The practical importance of this was that HMRC couldn’t collect any late filing penalties. It also means (although not discussed in the case) that HMRC is no closer to collecting any tax from him – no valid return under TMA s8 means no valid self assessment, which in turn means no tax due under s59B!
Not an isolated incident
I have already written about Capuano (TC06371), where HMRC’s poor customer service was slated. More cases continue to come through the FTT where HMRC has tried to collect simple PAYE underpayments by calling for SA tax returns.
Galiara (TC06431) and Lennon (TC06453) both overturned late filing penalties on the basis that HMRC was not entitled to drag PAYE taxpayers into SA simply for the sake of convenience in collecting underpayments.
While none of these cases has passed beyond FTT (and so do not have a binding effect on any future judgements), they provide powerful arguments in support of any appeals for PAYE clients who have been asked to file SA returns following the issue of a P800 tax calculation.
Furthermore, the judge in Lennon referred explicitly to the Goldsmith judgement and adopted its rationale wholeheartedly, despite not being bound by it. It is likely that other judges will similarly adopt this line of reasoning.
What the judges said
- Counsel for HMRC “simply asserted that [issuing a notice to file an SA return] was a mechanism for collecting money that the [PAYE taxpayer] had not voluntarily paid to [HMRC]”. She “could not assist us on the issue of whether it was/is a legitimate tactic to impose a requirement that somebody submits self assessment returns, for the purpose of collecting what may or may not be an enforceable sum”.
- “If HMRC already knows the amounts in which a taxpayer is chargeable to income tax and CGT for a year of assessment (for example because they have issued voluntary payment letters to the taxpayer and/or a P800 showing an under-deduction and asking the taxpayer to pay the balance), is it really the case that HMRC's purpose in serving the notice to file is to establish that amount?”
- “A valid section 8 notice can only be given for the purposes set out in that section.
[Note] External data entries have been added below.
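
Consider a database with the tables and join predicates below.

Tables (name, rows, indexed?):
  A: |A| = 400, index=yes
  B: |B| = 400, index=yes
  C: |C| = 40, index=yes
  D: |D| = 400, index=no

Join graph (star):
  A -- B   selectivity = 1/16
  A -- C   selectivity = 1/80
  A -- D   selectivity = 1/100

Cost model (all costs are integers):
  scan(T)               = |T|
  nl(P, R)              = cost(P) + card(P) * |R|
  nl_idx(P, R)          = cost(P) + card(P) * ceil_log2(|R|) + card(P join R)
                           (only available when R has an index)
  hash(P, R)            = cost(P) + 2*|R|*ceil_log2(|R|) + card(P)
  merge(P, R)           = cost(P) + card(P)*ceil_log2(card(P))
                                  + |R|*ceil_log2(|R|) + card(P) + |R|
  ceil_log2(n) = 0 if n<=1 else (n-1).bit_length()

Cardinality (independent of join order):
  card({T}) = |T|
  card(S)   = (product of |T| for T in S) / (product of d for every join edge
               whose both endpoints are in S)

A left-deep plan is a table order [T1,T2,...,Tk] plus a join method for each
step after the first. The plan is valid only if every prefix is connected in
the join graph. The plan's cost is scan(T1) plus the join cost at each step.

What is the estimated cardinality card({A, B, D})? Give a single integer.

Tables in S: A(400), B(400), D(400)
Edges inside S: A-B(d=16), A-D(d=100)
numerator = 400 * 400 * 400 = 64000000
denominator = 16 * 100 = 1600
card(S) = 64000000 / 1600 = 40000

40000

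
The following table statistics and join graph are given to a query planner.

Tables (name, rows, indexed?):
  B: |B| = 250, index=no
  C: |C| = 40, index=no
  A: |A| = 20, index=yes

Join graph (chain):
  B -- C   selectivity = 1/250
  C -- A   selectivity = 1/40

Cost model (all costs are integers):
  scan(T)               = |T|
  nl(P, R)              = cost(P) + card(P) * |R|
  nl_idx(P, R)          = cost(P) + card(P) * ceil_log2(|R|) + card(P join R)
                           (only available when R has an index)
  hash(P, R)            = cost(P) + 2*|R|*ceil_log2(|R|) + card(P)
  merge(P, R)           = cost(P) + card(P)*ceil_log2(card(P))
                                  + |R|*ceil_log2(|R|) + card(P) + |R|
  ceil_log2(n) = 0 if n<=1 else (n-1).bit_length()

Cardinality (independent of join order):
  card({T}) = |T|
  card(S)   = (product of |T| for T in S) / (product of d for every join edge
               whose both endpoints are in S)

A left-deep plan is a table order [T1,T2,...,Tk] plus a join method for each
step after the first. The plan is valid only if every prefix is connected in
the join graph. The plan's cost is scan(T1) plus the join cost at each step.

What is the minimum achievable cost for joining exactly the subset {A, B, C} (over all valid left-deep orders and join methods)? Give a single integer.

Selinger DP over subsets of {A,B,C}:
  {B}: scan cost=250, card=250
  {C}: scan cost=40, card=40
  {A}: scan cost=20, card=20
  {BC}: card=40; try (C,hash)→980, (B,merge)→2570, (C,merge)→2780, (B,hash)→4080, (B,nl)→10040, (C,nl)→10250; best=980 via (C,hash)
  {AC}: card=20; try (A,nl_idx)→260, (A,hash)→280, (C,merge)→420, (A,merge)→440, (C,hash)→520, (C,nl)→820 …(+1); best=260 via (A,nl_idx)
  {ABC}: card=20; try (A,nl_idx)→1200, (A,hash)→1220, (A,merge)→1380, (A,nl)→1780, (B,merge)→2630, (B,hash)→4280 …(+1); best=1200 via (A,nl_idx)

1200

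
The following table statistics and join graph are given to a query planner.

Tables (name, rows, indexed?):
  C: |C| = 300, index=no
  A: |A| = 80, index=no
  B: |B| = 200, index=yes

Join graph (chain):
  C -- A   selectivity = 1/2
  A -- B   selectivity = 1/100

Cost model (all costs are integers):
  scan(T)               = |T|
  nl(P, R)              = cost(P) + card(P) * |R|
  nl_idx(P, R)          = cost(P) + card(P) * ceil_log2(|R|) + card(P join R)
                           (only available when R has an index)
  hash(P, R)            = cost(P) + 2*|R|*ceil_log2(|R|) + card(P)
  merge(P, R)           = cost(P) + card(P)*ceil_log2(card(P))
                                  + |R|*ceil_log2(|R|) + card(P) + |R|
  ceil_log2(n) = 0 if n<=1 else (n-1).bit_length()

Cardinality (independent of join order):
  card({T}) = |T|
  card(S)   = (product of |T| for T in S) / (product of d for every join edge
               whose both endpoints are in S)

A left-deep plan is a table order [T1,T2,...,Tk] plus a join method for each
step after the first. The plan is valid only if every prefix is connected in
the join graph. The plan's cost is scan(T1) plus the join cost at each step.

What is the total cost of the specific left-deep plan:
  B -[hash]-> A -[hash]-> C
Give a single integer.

step 1: scan B: cost=200, card=200
step 2: join A via hash
    card(P join A) = 200*80/(100) = 160
    cost = 200 + 2*80*7 + 200 = 1520
step 3: join C via hash
    card(P join C) = 160*300/(2) = 24000
    cost = 1520 + 2*300*9 + 160 = 7080

7080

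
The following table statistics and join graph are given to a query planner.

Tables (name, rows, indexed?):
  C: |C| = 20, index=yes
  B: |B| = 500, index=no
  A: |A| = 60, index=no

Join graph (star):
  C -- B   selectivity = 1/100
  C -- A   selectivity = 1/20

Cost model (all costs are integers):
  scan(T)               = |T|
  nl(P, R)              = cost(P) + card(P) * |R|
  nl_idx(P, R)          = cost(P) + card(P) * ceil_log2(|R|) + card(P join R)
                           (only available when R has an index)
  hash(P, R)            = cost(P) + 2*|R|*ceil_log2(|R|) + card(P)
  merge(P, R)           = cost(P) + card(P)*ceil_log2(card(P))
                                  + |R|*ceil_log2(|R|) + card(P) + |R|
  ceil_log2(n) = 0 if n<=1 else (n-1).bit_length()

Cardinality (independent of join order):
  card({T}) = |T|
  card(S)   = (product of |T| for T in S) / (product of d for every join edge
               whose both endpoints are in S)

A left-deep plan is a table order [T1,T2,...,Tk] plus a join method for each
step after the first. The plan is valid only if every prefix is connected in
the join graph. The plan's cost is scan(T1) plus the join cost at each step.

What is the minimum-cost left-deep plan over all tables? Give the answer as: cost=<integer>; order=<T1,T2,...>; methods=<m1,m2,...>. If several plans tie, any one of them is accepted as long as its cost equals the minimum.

Selinger DP (subsets sized 1..n):
  {C}: scan cost=20, card=20
  {B}: scan cost=500, card=500
  {A}: scan cost=60, card=60
  {BC}: card=100; try (C,hash)→1200, (C,nl_idx)→3100, (B,merge)→5140, (C,merge)→5620, (B,hash)→9040, (B,nl)→10020 …(+1); best=1200 via (C,hash)
  {AC}: card=60; try (C,hash)→320, (C,nl_idx)→420, (A,merge)→560, (C,merge)→600, (A,hash)→760, (A,nl)→1220 …(+1); best=320 via (C,hash)
  {ABC}: card=300; try (A,hash)→2020, (A,merge)→2420, (B,merge)→5740, (A,nl)→7200, (B,hash)→9380, (B,nl)→30320; best=2020 via (A,hash)

cost=2020; order=B,C,A; methods=hash,hash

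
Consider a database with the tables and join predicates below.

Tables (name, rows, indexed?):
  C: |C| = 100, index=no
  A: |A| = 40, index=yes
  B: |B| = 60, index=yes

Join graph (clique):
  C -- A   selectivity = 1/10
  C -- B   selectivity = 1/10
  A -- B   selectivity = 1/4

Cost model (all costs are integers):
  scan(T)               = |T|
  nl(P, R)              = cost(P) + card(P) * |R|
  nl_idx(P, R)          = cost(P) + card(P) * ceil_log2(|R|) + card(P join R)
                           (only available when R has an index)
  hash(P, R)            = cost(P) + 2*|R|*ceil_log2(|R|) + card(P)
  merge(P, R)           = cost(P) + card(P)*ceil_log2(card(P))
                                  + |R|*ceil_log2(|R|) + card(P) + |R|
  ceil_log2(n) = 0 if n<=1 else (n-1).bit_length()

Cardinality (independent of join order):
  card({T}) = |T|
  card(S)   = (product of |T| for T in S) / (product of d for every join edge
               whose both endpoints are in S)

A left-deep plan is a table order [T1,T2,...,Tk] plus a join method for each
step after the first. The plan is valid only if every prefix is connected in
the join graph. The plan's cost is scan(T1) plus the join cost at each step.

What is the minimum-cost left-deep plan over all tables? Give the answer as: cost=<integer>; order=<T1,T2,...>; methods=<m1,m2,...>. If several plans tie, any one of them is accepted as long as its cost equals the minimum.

Selinger DP (subsets sized 1..n):
  {C}: scan cost=100, card=100
  {A}: scan cost=40, card=40
  {B}: scan cost=60, card=60
  {AC}: card=400; try (A,hash)→680, (A,nl_idx)→1100, (C,merge)→1120, (A,merge)→1180, (C,hash)→1480, (C,nl)→4040 …(+1); best=680 via (A,hash)
  {BC}: card=600; try (B,hash)→920, (C,merge)→1280, (B,nl_idx)→1300, (B,merge)→1320, (C,hash)→1520, (C,nl)→6060 …(+1); best=920 via (B,hash)
  {AB}: card=600; try (A,hash)→600, (B,merge)→740, (A,merge)→760, (B,hash)→800, (B,nl_idx)→880, (A,nl_idx)→1020 …(+2); best=600 via (A,hash)
  {ABC}: card=600; try (B,hash)→1800, (A,hash)→2000, (C,hash)→2600, (B,nl_idx)→3680, (B,merge)→5100, (A,nl_idx)→5120 …(+5); best=1800 via (B,hash)

cost=1800; order=C,A,B; methods=hash,hash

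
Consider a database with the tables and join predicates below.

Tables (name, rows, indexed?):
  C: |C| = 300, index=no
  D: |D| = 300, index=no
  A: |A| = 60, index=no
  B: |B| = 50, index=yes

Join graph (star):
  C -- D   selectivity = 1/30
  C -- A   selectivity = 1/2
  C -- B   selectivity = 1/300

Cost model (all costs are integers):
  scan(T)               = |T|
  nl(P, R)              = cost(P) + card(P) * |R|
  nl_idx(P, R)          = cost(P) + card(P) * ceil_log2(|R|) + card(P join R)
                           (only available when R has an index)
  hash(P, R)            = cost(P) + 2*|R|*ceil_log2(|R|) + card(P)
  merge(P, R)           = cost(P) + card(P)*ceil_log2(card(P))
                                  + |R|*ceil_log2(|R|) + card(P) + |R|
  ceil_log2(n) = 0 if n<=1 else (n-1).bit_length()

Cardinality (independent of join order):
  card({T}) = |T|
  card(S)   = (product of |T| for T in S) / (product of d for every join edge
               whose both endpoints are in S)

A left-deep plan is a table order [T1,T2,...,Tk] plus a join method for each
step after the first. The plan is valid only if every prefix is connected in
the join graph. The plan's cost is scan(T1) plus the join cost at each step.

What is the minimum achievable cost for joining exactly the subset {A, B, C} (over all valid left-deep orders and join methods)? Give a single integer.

Selinger DP over subsets of {A,B,C}:
  {C}: scan cost=300, card=300
  {A}: scan cost=60, card=60
  {B}: scan cost=50, card=50
  {AC}: card=9000; try (A,hash)→1320, (C,merge)→3480, (A,merge)→3720, (C,hash)→5520, (C,nl)→18060, (A,nl)→18300; best=1320 via (A,hash)
  {BC}: card=50; try (B,hash)→1200, (B,nl_idx)→2150, (C,merge)→3400, (B,merge)→3650, (C,hash)→5500, (C,nl)→15050 …(+1); best=1200 via (B,hash)
  {ABC}: card=1500; try (A,hash)→1970, (A,merge)→1970, (A,nl)→4200, (B,hash)→10920, (B,nl_idx)→56820, (B,merge)→136670 …(+1); best=1970 via (A,hash)

1970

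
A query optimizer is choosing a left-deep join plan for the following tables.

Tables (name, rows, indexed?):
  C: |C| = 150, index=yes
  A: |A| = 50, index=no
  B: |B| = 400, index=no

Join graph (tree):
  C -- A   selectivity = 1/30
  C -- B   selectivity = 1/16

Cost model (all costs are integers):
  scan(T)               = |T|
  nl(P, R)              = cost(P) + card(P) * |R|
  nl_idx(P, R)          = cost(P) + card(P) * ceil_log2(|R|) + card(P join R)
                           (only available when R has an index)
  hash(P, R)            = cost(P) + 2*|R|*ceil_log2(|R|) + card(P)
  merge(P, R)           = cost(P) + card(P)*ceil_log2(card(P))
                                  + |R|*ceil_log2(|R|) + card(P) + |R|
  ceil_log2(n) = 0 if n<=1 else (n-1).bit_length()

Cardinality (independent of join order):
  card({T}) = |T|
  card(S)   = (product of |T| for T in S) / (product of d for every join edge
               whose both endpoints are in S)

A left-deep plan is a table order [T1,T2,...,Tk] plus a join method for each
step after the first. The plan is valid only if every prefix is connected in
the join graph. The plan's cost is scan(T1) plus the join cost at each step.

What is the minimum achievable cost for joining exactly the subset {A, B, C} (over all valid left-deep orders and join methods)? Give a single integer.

Selinger DP over subsets of {A,B,C}:
  {C}: scan cost=150, card=150
  {A}: scan cost=50, card=50
  {B}: scan cost=400, card=400
  {AC}: card=250; try (C,nl_idx)→700, (A,hash)→900, (C,merge)→1750, (A,merge)→1850, (C,hash)→2500, (C,nl)→7550 …(+1); best=700 via (C,nl_idx)
  {BC}: card=3750; try (C,hash)→3200, (B,merge)→5500, (C,merge)→5750, (C,nl_idx)→7350, (B,hash)→7500, (B,nl)→60150 …(+1); best=3200 via (C,hash)
  {ABC}: card=6250; try (B,merge)→6950, (A,hash)→7550, (B,hash)→8150, (A,merge)→52300, (B,nl)→100700, (A,nl)→190700; best=6950 via (B,merge)

6950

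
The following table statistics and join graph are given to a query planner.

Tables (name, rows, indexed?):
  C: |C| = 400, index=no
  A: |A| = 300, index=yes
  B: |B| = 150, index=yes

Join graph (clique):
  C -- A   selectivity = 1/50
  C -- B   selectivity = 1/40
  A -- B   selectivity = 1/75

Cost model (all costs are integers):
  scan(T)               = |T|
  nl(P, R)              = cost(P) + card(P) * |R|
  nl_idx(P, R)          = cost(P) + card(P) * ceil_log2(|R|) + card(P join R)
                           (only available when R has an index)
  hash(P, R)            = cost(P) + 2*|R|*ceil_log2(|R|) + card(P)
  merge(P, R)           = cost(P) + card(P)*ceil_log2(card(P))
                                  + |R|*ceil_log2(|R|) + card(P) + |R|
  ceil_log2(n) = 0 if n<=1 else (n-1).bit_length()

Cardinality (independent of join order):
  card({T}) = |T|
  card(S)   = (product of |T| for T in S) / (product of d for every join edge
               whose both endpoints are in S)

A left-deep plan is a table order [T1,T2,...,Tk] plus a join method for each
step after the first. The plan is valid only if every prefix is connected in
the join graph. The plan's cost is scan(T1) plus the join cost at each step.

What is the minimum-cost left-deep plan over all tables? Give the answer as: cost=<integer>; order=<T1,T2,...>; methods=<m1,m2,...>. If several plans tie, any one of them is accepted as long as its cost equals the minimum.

Selinger DP (subsets sized 1..n):
  {C}: scan cost=400, card=400
  {A}: scan cost=300, card=300
  {B}: scan cost=150, card=150
  {AC}: card=2400; try (A,hash)→6200, (A,nl_idx)→6400, (C,merge)→7300, (A,merge)→7400, (C,hash)→7800, (C,nl)→120300 …(+1); best=6200 via (A,hash)
  {BC}: card=1500; try (B,hash)→3200, (B,nl_idx)→5100, (C,merge)→5500, (B,merge)→5750, (C,hash)→7500, (C,nl)→60150 …(+1); best=3200 via (B,hash)
  {AB}: card=600; try (A,nl_idx)→2100, (B,hash)→3000, (B,nl_idx)→3300, (A,merge)→4500, (B,merge)→4650, (A,hash)→5700 …(+2); best=2100 via (A,nl_idx)
  {ABC}: card=120; try (C,hash)→9900, (A,hash)→10100, (B,hash)→11000, (C,merge)→12700, (A,nl_idx)→16820, (A,merge)→24200 …(+5); best=9900 via (C,hash)

cost=9900; order=B,A,C; methods=nl_idx,hash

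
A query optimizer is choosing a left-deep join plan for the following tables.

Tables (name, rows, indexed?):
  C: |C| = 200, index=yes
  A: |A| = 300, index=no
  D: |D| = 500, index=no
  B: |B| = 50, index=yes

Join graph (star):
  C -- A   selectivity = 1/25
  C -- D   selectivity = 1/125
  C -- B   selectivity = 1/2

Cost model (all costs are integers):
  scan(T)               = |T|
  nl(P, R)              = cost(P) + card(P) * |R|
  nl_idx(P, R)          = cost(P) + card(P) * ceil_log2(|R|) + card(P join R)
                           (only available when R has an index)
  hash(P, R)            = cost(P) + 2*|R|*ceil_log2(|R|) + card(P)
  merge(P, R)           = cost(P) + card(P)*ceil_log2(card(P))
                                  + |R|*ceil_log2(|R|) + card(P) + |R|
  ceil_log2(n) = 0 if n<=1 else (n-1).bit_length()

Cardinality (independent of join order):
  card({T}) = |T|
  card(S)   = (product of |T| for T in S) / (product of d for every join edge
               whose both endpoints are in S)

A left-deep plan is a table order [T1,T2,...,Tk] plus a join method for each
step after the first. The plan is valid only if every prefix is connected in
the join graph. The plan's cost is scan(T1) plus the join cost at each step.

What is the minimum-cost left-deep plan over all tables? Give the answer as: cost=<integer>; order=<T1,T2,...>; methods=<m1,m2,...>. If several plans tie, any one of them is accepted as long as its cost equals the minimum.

Selinger DP (subsets sized 1..n):
  {C}: scan cost=200, card=200
  {A}: scan cost=300, card=300
  {D}: scan cost=500, card=500
  {B}: scan cost=50, card=50
  {AC}: card=2400; try (C,hash)→3800, (A,merge)→5000, (C,merge)→5100, (C,nl_idx)→5100, (A,hash)→5800, (A,nl)→60200 …(+1); best=3800 via (C,hash)
  {CD}: card=800; try (C,hash)→4200, (C,nl_idx)→5300, (D,merge)→7000, (C,merge)→7300, (D,hash)→9400, (D,nl)→100200 …(+1); best=4200 via (C,hash)
  {BC}: card=5000; try (B,hash)→1000, (C,merge)→2200, (B,merge)→2350, (C,hash)→3300, (C,nl_idx)→5450, (B,nl_idx)→6400 …(+2); best=1000 via (B,hash)
  {ACD}: card=9600; try (A,hash)→10400, (D,hash)→15200, (A,merge)→16000, (D,merge)→40000, (A,nl)→244200, (D,nl)→1203800; best=10400 via (A,hash)
  {ABC}: card=60000; try (B,hash)→6800, (A,hash)→11400, (B,merge)→35350, (A,merge)→74000, (B,nl_idx)→78200, (B,nl)→123800 …(+1); best=6800 via (B,hash)
  {BCD}: card=20000; try (B,hash)→5600, (B,merge)→13350, (D,hash)→15000, (B,nl_idx)→29000, (B,nl)→44200, (D,merge)→76000 …(+1); best=5600 via (B,hash)
  {ABCD}: card=240000; try (B,hash)→20600, (A,hash)→31000, (D,hash)→75800, (B,merge)→154750, (B,nl_idx)→308000, (A,merge)→328600 …(+4); best=20600 via (B,hash)

cost=20600; order=D,C,A,B; methods=hash,hash,hash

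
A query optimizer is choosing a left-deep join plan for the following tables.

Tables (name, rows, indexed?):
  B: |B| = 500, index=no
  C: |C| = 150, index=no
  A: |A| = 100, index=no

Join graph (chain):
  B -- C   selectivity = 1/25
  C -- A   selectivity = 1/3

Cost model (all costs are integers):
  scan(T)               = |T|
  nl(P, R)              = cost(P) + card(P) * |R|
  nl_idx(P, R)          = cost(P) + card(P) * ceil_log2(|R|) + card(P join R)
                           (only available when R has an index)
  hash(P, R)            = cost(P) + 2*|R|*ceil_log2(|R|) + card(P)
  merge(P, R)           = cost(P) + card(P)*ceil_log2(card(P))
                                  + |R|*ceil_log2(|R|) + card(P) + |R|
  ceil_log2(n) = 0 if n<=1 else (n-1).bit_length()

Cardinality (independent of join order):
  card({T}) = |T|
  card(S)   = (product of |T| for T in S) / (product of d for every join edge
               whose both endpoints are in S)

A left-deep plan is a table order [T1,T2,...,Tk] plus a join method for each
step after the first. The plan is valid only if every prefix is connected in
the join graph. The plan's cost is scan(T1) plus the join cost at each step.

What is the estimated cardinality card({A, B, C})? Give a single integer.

Tables in S: A(100), B(500), C(150)
Edges inside S: B-C(d=25), C-A(d=3)
numerator = 100 * 500 * 150 = 7500000
denominator = 25 * 3 = 75
card(S) = 7500000 / 75 = 100000

100000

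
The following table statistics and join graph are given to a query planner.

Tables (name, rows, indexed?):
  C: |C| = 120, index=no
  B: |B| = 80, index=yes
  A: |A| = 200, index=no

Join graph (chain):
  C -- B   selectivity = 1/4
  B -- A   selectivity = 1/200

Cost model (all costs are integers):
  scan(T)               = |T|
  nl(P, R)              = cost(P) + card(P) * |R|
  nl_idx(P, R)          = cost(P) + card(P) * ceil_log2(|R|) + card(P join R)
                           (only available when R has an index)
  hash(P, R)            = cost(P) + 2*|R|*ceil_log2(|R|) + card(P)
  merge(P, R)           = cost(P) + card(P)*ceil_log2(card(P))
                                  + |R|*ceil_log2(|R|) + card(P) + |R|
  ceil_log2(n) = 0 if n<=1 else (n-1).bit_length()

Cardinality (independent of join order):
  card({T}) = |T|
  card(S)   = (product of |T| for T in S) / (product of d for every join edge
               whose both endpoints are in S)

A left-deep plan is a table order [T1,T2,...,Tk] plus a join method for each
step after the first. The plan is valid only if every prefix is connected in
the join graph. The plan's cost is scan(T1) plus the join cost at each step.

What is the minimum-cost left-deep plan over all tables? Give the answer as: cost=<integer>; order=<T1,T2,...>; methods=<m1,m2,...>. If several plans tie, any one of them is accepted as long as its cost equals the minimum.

Selinger DP (subsets sized 1..n):
  {C}: scan cost=120, card=120
  {B}: scan cost=80, card=80
  {A}: scan cost=200, card=200
  {BC}: card=2400; try (B,hash)→1360, (C,merge)→1680, (B,merge)→1720, (C,hash)→1840, (B,nl_idx)→3360, (C,nl)→9680 …(+1); best=1360 via (B,hash)
  {AB}: card=80; try (B,hash)→1520, (B,nl_idx)→1680, (A,merge)→2520, (B,merge)→2640, (A,hash)→3360, (A,nl)→16080 …(+1); best=1520 via (B,hash)
  {ABC}: card=2400; try (C,merge)→3120, (C,hash)→3280, (A,hash)→6960, (C,nl)→11120, (A,merge)→34360, (A,nl)→481360; best=3120 via (C,merge)

cost=3120; order=A,B,C; methods=hash,merge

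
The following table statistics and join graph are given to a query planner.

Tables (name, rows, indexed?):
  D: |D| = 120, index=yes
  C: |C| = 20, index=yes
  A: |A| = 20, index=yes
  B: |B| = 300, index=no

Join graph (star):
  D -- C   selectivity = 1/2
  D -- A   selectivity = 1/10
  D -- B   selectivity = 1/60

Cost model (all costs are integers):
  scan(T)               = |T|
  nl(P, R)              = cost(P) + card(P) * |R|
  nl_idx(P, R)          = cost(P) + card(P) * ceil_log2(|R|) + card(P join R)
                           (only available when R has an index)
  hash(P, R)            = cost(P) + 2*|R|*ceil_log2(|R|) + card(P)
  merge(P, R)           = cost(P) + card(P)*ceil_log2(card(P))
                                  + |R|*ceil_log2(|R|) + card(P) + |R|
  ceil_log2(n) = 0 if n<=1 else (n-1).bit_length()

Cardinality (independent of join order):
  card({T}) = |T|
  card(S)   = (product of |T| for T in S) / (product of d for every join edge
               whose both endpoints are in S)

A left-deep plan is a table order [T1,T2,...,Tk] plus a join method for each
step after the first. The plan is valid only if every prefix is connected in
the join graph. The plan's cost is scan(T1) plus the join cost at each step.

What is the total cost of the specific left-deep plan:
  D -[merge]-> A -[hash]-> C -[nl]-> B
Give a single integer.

721640

step 1: scan D: cost=120, card=120
step 2: join A via merge
    card(P join A) = 120*20/(10) = 240
    cost = 120 + 120*7 + 20*5 + 120 + 20 = 1200
step 3: join C via hash
    card(P join C) = 240*20/(2) = 2400
    cost = 1200 + 2*20*5 + 240 = 1640
step 4: join B via nl
    card(P join B) = 2400*300/(60) = 12000
    cost = 1640 + 2400*300 = 721640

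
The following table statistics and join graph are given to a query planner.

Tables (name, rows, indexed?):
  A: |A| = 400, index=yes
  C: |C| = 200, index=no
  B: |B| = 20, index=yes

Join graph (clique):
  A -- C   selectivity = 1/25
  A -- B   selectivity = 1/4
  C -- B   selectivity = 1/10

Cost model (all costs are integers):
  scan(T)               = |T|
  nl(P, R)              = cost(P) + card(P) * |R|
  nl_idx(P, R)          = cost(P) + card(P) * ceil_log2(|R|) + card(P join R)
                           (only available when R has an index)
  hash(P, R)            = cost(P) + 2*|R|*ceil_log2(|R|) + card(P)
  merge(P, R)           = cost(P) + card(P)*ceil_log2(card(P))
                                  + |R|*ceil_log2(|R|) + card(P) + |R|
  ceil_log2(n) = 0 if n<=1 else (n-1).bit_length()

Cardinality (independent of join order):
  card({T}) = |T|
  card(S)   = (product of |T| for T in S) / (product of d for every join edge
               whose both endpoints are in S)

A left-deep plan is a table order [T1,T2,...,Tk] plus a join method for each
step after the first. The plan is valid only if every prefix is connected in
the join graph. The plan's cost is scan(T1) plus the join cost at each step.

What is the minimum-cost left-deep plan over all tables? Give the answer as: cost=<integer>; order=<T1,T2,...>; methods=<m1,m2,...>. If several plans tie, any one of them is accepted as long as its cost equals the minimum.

Selinger DP (subsets sized 1..n):
  {A}: scan cost=400, card=400
  {C}: scan cost=200, card=200
  {B}: scan cost=20, card=20
  {AC}: card=3200; try (C,hash)→4000, (A,nl_idx)→5200, (A,merge)→6000, (C,merge)→6200, (A,hash)→7600, (A,nl)→80200 …(+1); best=4000 via (C,hash)
  {AB}: card=2000; try (B,hash)→1000, (A,nl_idx)→2200, (A,merge)→4140, (B,nl_idx)→4400, (B,merge)→4520, (A,hash)→7240 …(+2); best=1000 via (B,hash)
  {BC}: card=400; try (B,hash)→600, (B,nl_idx)→1600, (C,merge)→1940, (B,merge)→2120, (C,hash)→3240, (C,nl)→4020 …(+1); best=600 via (B,hash)
  {ABC}: card=1600; try (A,nl_idx)→5800, (C,hash)→6200, (B,hash)→7400, (A,hash)→8200, (A,merge)→8600, (B,nl_idx)→21600 …(+5); best=5800 via (A,nl_idx)

cost=5800; order=C,B,A; methods=hash,nl_idx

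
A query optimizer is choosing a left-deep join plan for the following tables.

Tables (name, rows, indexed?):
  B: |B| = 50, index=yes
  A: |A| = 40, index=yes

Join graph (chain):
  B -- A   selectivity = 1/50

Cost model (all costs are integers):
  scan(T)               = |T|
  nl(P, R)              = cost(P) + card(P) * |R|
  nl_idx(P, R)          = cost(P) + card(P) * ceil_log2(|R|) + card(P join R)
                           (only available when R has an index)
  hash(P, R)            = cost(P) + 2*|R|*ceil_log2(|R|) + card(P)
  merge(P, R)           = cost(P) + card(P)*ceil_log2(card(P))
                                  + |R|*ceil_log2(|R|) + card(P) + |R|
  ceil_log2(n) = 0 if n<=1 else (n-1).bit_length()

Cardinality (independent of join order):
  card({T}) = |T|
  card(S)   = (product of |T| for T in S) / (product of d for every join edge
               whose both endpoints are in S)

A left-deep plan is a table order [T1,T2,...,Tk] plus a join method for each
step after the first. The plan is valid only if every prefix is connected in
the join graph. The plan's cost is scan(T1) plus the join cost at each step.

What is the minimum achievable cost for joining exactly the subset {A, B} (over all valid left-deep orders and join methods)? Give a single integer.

Selinger DP over subsets of {A,B}:
  {B}: scan cost=50, card=50
  {A}: scan cost=40, card=40
  {AB}: card=40; try (B,nl_idx)→320, (A,nl_idx)→390, (A,hash)→580, (B,merge)→670, (B,hash)→680, (A,merge)→680 …(+2); best=320 via (B,nl_idx)

320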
In [this] case..., the notices to file were not given for that purpose. Since no valid section 8 notice was given..., there was no obligation on him to file a self-assessment tax return.”
- “It seems to me that the power to ensure that the correct amount of tax has been paid by a taxpayer who has underpaid tax due to an under-deduction of PAYE is still via the section 29 assessing mechanism; and not by putting that taxpayer into the self-assessment regime.”
- “The route which HMRC should have taken was to issue an assessment under section 29 TMA 1970 when it had become apparent that the underpayment could not have been coded out.”
- “HMRC’s statements in their voluntary payment letters that in such circumstances they might consider putting a taxpayer into the self assessment tax system in order to collect the underpayment may need to be reconsidered.”
I strongly doubt HMRC will appeal any of these decisions to the upper tribunal, where they are unlikely to find any support.
A more effective use of their time and energy would be to train PAYE staff to:
- understand that they don’t need SA to collect PAYE underpayments; and
- make proper use of the assessing powers they have – both the long-established route of TMA s29 assessments and the recently-introduced simple assessment procedures.